Il existe déjà plusieurs cas de déblocage anticipé (mariage, naissance, achat de la résidence principale…), mais le texte en discussion propose d’ajouter un déblocage exceptionnel, limité dans le temps.
Pour en savoir plus : Combien de temps mon épargne salariale est-elle bloquée ?

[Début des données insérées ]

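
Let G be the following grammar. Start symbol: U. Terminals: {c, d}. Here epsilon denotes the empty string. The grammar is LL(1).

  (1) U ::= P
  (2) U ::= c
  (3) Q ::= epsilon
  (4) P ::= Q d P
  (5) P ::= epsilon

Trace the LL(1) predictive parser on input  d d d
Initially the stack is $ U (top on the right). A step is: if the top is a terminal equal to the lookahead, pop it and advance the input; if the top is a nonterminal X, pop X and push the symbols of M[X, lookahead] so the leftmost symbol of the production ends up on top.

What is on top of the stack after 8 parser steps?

Q

step 1: stack=$ U  input=d d d $  — expand U ::= P
step 2: stack=$ P  input=d d d $  — expand P ::= Q d P
step 3: stack=$ P d Q  input=d d d $  — expand Q ::= epsilon
step 4: stack=$ P d  input=d d d $  — match d
step 5: stack=$ P  input=d d $  — expand P ::= Q d P
step 6: stack=$ P d Q  input=d d $  — expand Q ::= epsilon
step 7: stack=$ P d  input=d d $  — match d
step 8: stack=$ P  input=d $  — expand P ::= Q d P
Stack after step 8: $ P d Q (top = Q).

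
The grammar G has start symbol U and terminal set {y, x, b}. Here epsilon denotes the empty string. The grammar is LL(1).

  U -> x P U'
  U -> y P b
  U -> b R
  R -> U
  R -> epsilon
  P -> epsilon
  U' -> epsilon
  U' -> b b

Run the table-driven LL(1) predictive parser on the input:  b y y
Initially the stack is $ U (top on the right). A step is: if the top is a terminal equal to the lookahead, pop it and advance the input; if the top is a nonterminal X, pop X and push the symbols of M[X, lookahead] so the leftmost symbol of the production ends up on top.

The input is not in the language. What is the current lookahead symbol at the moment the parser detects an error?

y

step 1: stack=$ U  input=b y y $  — expand U -> b R
step 2: stack=$ R b  input=b y y $  — match b
step 3: stack=$ R  input=y y $  — expand R -> U
step 4: stack=$ U  input=y y $  — expand U -> y P b
step 5: stack=$ b P y  input=y y $  — match y
step 6: stack=$ b P  input=y $  — error: M[P, y] is empty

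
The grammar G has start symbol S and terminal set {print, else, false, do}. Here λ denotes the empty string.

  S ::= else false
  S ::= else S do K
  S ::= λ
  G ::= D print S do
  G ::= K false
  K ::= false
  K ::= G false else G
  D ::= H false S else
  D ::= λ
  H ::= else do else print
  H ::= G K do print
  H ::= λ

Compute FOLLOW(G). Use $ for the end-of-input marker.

FIRST(S): from S::=else false we get {else}; from S::=else S do K we get {else}; from S::=λ we get {λ}. So FIRST(S) = {λ, else}.
FIRST(G): from G::=D print S do we get {else, false, print}; from G::=K false we get {else, false, print}. So FIRST(G) = {else, false, print}.
FIRST(K): from K::=false we get {false}; from K::=G false else G we get {else, false, print}. So FIRST(K) = {else, false, print}.
FIRST(H): from H::=else do else print we get {else}; from H::=G K do print we get {else, false, print}; from H::=λ we get {λ}. So FIRST(H) = {λ, else, false, print}.
FIRST(D): from D::=H false S else we get {else, false, print}; from D::=λ we get {λ}. So FIRST(D) = {λ, else, false, print}.
FOLLOW(S) includes $ since S is the start symbol.
FOLLOW(S): in S::=else S do K, S is followed by do K with FIRST {do}; in G::=D print S do, S is followed by do with FIRST {do}; in D::=H false S else, S is followed by else with FIRST {else}. Thus FOLLOW(S) = {$, do, else}.
FOLLOW(K): in S::=else S do K, the suffix after K is empty, so FOLLOW(K) ⊇ FOLLOW(S) = {$, do, else}; in G::=K false, K is followed by false with FIRST {false}; in H::=G K do print, K is followed by do print with FIRST {do}. Thus FOLLOW(K) = {$, do, else, false}.
FOLLOW(G): in K::=G false else G (occurrence 1), G is followed by false else G with FIRST {false}; in K::=G false else G (occurrence 2), the suffix after G is empty, so FOLLOW(G) ⊇ FOLLOW(K) = {$, do, else, false}; in H::=G K do print, G is followed by K do print with FIRST {else, false, print}. Thus FOLLOW(G) = {$, do, else, false, print}.
FOLLOW(D): in G::=D print S do, D is followed by print S do with FIRST {print}. Thus FOLLOW(D) = {print}.
FOLLOW(H): in D::=H false S else, H is followed by false S else with FIRST {false}. Thus FOLLOW(H) = {false}.

{$, do, else, false, print}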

Ce que prévoit la proposition de loi examinée au Parlement
La proposition de loi, portée par la députée LR Sylvie Bonnet, prévoit la possibilité pour les salariés de demander, en 2026, le déblocage anticipé de tout ou partie de leur épargne salariale.
Quels sont les avoirs concernés ?
Seraient concernés :
- La participation et l’intéressement placés avant le 1er janvier 2027 ;
- À l’exclusion des sommes placées sur un plan d’épargne retraite collectif (PER collectif) et des fonds solidaires.
Un plafond fixé à 50 000 € et une utilisation encadrée
Le montant des sommes débloquées serait plafonné à 50 000 € par bénéficiaire, tous dispositifs confondus. La demande devrait être formulée en une seule fois, avant le 31 décembre 2026.
Les sommes débloquées auraient vocation à financer :
- L’achat de biens, notamment dans le secteur de l’automobile ;
- Ou des prestations de services, comme des travaux.
Le salarié devrait être en mesure de justifier l’usage des fonds en cas de contrôle.
Un régime fiscal préservé
Autre point important : le texte prévoit de maintenir les exonérations fiscales et sociales habituellement attachées à l’épargne salariale.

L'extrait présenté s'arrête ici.